Tuesday, February 28, 2012

The Selous Scouts

Lasting from the mid-1960′s to 1980, the bush war in Rhodesia saw this tiny land locked nation surrounded by communist-backed insurgents operating from the adjacent nations of Mozambique, Zambia and Botswana.

Robert Mugabe’s Zimbabwe African National Union was supported by Red China while Joshua Nkomo’s Zimbawe African Peoples Union was a primarily a Soviet-sponsored insurgency. With guerrilla fighters pouring across the borders, Rhodesia’s military fought tooth and nail, especially as the war heated up around 1976. Fighting the war on a shoe string to a point difficult to compare to today’s War on Terror, the Rhodesian forces conducted lightening fast raids and parachute jumps behind enemy lines.
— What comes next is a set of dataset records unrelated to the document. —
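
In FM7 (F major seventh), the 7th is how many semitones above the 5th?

The chord tones of FΔ7 (F major seventh) are F, A, C, E.
C to E is a major third: 4 semitones.

4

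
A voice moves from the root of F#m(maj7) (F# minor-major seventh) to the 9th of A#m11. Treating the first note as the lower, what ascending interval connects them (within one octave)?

F#m(maj7) (F# minor-major seventh) has F# as its root, and A#m11 has B# as its 9th.
4 letter names make it a fourth; at 6 semitones (a half step wider than perfect) the quality is augmented.

augmented 4th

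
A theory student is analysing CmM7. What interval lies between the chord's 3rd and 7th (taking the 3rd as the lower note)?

augmented fifth

The chord tones of Cm(maj7) (C minor-major seventh) are C Eb G B.
That puts Eb below B.
Eb up to B is 8 semitones, a half step wider than a perfect fifth, so the interval is augmented.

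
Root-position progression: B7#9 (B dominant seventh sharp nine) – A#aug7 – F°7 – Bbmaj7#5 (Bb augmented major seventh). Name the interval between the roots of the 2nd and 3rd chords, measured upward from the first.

The roots are A# and F.
6 letter names make it a sixth; at 7 semitones (a whole step narrower than major) the quality is diminished.

diminished sixth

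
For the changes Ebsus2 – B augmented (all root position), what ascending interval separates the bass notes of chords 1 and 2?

augmented fifth

The roots are Eb and B.
5 letter names make it a fifth; at 8 semitones (a half step wider than perfect) the quality is augmented.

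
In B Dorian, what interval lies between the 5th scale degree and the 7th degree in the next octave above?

Spelling B Dorian: B C♯ D E F♯ G♯ A.
5th scale degree = F♯; 7th degree (up an octave) = A.
10 letter names make it a tenth; at 15 semitones (a half step narrower than major) the quality is minor.

minor tenth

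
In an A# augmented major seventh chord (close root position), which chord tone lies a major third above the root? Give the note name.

C##

A#+maj7: A# C## E## G##.
The root is A#. A major third above A# is C##.
C## is the chord's 3rd.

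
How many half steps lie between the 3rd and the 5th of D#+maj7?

4

D#+maj7: D# F## A## C##.
F## to A## is a major third: 4 semitones.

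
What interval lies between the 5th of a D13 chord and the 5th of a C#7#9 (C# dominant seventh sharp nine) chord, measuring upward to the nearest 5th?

major seventh

The 5th of D13 is A; the 5th of C#7#9 (C# dominant seventh sharp nine) is G#.
A up to G# spans 7 letter names and 11 semitones — a major seventh.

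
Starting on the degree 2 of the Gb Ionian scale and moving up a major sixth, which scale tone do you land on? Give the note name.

The scale is Gb Ab Bb Cb Db Eb F.
The degree 2 is Ab; a major sixth above that is F — scale degree 7.

F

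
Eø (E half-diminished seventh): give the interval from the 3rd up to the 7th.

perfect fifth

Spelling the chord: E, G, Bb, D.
3rd = G; 7th = D.
G up to D spans 5 letter names and 7 semitones — a perfect fifth.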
The Rhodesian African Rifles, the Rhodesian Light Infantry, and the Rhodesian Special Air Service all preformed impressively throughout the war but one unique unconventional warfare unit took the fight to the enemy in a way that may not have been seen before or since.

Unconventional Warriors

Founded by the indomitable Col. Ron Reid-Daly, the Selous Scouts was born. Named after African bush hunter Frederick Courtney Selous, this unique Special Forces unit engaged in so-called pseudo-operations. Operating under official cover as a military tracking unit, the Selous Scouts were involved in far more perilous activities in which white Scouts would be paired up with black Scouts, or more often than not, communist guerrillas who had been captured and turned to fight against their former comrades.